Whenever Apple issues a new XCode installer, that installer only comes with the SDKs that they want to provide you. Currently, that’s only iOS 4.3 (note: the Device SDK is different than the Simulator SDK). Running said installer will wipe-out any existing old SDKs, leaving you only with what they have provided you in the latest installer. This is certainly cause for alarm, because if your device doesn’t use one of the provided SDKs, you cannot publish for that device. However, there are no rules for the AppStore that says you must baseline your app to a specific SDK, so whatever baseline you want to choose is fine with Apple — as long as it runs smoothly on the Device SDKs that Apple will test your App against.

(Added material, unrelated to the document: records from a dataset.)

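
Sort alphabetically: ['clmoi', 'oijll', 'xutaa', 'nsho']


Compare strings character by character (the first differing letter decides):
  'clmoi' < 'nsho' since 'c' < 'n' at position 1
  'nsho' < 'oijll' since 'n' < 'o' at position 1
  'oijll' < 'xutaa' since 'o' < 'x' at position 1
Chaining these comparisons gives the alphabetical order.
Final answer: ['clmoi', 'nsho', 'oijll', 'xutaa']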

Naturally, you’ll want to prevent the loss of any existing older SDKs before you install. Go to the Finder (by clicking the “Finder” icon in the Dock, or clicking the desktop background image, for example), and then select from the menubar Go->Go To Folder… (or simply press Apple+Shift+G). This will bring up a dialog prompt allowing you to go to a directory based on UNIX pathname. Enter the text “/Developer/Platforms/iPhoneOS.platform/Developer/SDKs” (without quotes) and press ENTER (aka return). This will open the directory where the SDKs are installed. Before installing the latest XCode Developer Tools from Apple, backup everything in this directory.

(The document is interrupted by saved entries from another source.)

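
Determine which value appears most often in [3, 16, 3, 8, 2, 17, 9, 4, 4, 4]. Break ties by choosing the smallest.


Count the frequency of each value:
  2 appears 1 time(s)
  3 appears 2 time(s)
  4 appears 3 time(s)
  8 appears 1 time(s)
  9 appears 1 time(s)
  16 appears 1 time(s)
  17 appears 1 time(s)
Maximum frequency is 3.
Only 4 reaches that frequency, so it is the mode.
Final answer: 4


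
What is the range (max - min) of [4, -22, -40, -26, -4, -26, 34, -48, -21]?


Maximum value: 34
Minimum value: -48
Range = 34 - (-48) = 82
Final answer: 82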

Step 2: If you want to install additional SDKs (one’s that you don’t have).

Visit this webpage to find links to the old Developer Tools.

NOTE: We’re not going to be installing these developer tools, but rather we’ll rip-open the images and pluck out only the SDK information (not XCode and associated developer tools such as gcc and friends).

Once you’ve downloaded the SDK, it should automatically mount on your desktop (if you’re using Safari anyway) as a disk image named “Xcode and iPhone SDK”. Within this disk image is a hidden directory named “Packages”. Since it is hidden, the simplest way to access this directory is to once-again use the Go->Go To Folder… menubar item (or press Apple+Shift+G), entering “/Volumes/Xcode and iPhone SDK/Packages” (without quotes) and pressing ENTER. This will allow you to browse the hidden “Packages” directory on the read-only disk image containing the Developer Tools. Within this directory are files named similar to:


…ad nauseum. Go ahead and double-click any of these “*.pkg” files to launch the SDK installer (which will install ONLY to the directory “/Developer/Platforms/iPhoneOS.platform/Developer/SDKs”.

As you launch the Installer, be aware that we’ll have to make some adjustments to allow the installation to occur. When prompted to select the target installation disk (immediately after clicking “Continue” on the initial dialog) click the hard disk that you want to install to (even if it’s already highlighted) to cause a “Choose Folder…” button to appear. Click the “Choose Folder…” button and pick somewhere that is writable as you (if you attempt to install to the default location, the installation will fail — because the installer did not pre-authenticate with root privileges as is done in the main-installer opposed to these sub-installers). I chose to make a new directory on my Desktop. After the installation is complete, you should have a “Developer/Platforms/iPhoneOS.platform/Developer/SDKs/{version}” directory in the target installation directory that you chose. This “{version}” directory will need to be plucked from where you installed it and dropped into the “/Developer/Platforms/iPhoneOS.platform/SDKs/” directory.

Once you’ve installed a new SDK, you’ll need to restart XCode.

Immediately after installing the device SDK required by any Apple Sample code and restarting XCode, you’ll then be able to simply select “Device” from the arch menu (at the top-left of the project window), and press Apple+R to run the app on your connected device. No more need to go into the project settings to change the default SDK (sometimes needs to be done for each sub-target) to one that exists.